The 21-year-old UVA student has a web-based fan club. He signs autographs. And with a full academic load, he has to juggle Tuesday, Wednesday, and Thursday classes to accommodate weekend flights to southern California for practice. Or to Florida for competition. Or to Boston for a photo shoot. Sunday usually means a red-eye flight back to Charlottesville. 

"I lead a double life," Prum admits, not thinking so much about being on track to graduate in May, but of the apartment his team, Infamous, keeps for him in San Diego. 

At 5' 4," Prum makes a compact target on a playing field where the marble-sized plastic paint pellets whiz by faster than you can say Sherwin Williams. Way faster. Paintball guns fire 15 paintballs per second at speeds of up to 200 mph, or 300 feet per second. 

"I'm a front player, playing far up the field, diving under and over streams of paint," he says, explaining tactics that have earned him notoriety for "playing the snake" and "mowing faces like crazyness." Another online admirer notes: "Eric Prum was made for paint ball. Short, fast, aggressive, and full of heart." 

Teams in the two professional leagues– National Professional Paintball League (NPPL) and National X-ball League (NXL)– are filling their ranks with players of Prum's build and musculature, according to Owen Peterson, manager of Rudy's Paintball, the local paintball supplier in Shopper's World.
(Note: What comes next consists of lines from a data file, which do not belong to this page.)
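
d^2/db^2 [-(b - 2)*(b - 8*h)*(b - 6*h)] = -6*b + 28*h + 4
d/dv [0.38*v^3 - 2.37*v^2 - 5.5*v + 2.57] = 1.14*v^2 - 4.74*v - 5.5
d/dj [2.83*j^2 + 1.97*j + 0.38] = 5.66*j + 1.97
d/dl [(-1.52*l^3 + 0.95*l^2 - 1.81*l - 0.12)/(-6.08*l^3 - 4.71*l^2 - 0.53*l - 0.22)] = (12.9352*l^4 - 20.3984*l^3 - 10.2142*l^2 - 1.5484*l + 0.3346)/(36.9664*l^6 + 57.2736*l^5 + 28.6289*l^4 + 7.6678*l^3 + 2.3533*l^2 + 0.2332*l + 0.0484)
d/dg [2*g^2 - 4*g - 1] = 4*g - 4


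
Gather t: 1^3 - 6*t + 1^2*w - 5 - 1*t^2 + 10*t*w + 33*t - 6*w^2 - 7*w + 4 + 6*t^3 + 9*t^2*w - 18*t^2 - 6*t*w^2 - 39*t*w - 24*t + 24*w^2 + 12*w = 6*t^3 + t^2*(9*w - 19) + t*(-6*w^2 - 29*w + 3) + 18*w^2 + 6*w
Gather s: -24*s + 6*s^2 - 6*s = 6*s^2 - 30*s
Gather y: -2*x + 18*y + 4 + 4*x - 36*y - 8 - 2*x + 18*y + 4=0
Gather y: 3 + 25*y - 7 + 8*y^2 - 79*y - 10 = 8*y^2 - 54*y - 14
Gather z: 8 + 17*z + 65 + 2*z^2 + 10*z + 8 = 2*z^2 + 27*z + 81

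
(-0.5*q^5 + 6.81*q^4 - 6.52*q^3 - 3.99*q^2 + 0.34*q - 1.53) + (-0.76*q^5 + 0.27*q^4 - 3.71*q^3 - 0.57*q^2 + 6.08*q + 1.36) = -1.26*q^5 + 7.08*q^4 - 10.23*q^3 - 4.56*q^2 + 6.42*q - 0.17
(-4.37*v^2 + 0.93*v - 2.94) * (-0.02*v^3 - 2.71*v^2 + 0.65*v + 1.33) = 0.0874*v^5 + 11.8241*v^4 - 5.302*v^3 + 2.7598*v^2 - 0.6741*v - 3.9102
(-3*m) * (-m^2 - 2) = 3*m^3 + 6*m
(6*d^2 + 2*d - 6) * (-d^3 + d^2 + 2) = -6*d^5 + 4*d^4 + 8*d^3 + 6*d^2 + 4*d - 12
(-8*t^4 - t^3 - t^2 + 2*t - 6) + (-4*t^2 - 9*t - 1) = -8*t^4 - t^3 - 5*t^2 - 7*t - 7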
Prum worked at Rudy's in high school, and his jerseys still hang prominently on the walls.

But it's not all about size. "To be competitive, you have to be fit, strong, and think instinctively: it's half physical, half shooting skills," says Peterson.

Unlike recreational paintball– often played in the woods or country fields – professional paintball is played on a prepared surface scattered with inflated canvas "bunkers." Prum compares it to "capture the flag" with guns; Peterson describes it as "a cross between dodge ball and chess."

With dark hair and chocolate eyes, Prum's good looks make him a shoe-in to promote gear for franchises like Empire, Infamous, and Monkey with a Gun. His mother, author Debby Prum, isn't sure about her son (who's double-majoring in sociology and politics) being featured in glossy slicks that sell out at 7-Elevens. But then consider what his dad must think: Bruce Prum is an eye surgeon.

The doctor's son is quick to admit that paintballs will "shoot your eye out" if you play without a facemask. Getting hit and marked by the flying paint spheres doesn't just knock you out of the game; it also hurts. "You bleed, you bruise. I have little half moon scars where I've been hit," says the second of three Prum boys.

His parents have yet to see him play professionally, but "I think they're proud of me– now. In the beginning, I remember hiding equipment under my bed, and being grounded when they found it. 

"I'm a total anomaly, honestly," Prum says, noting his teammates tend to come from warm-weather states like Florida or Texas where play is year-round. For a Virginian to be playing paintball at the professional level is "like the NFL recruiting a player from Finland."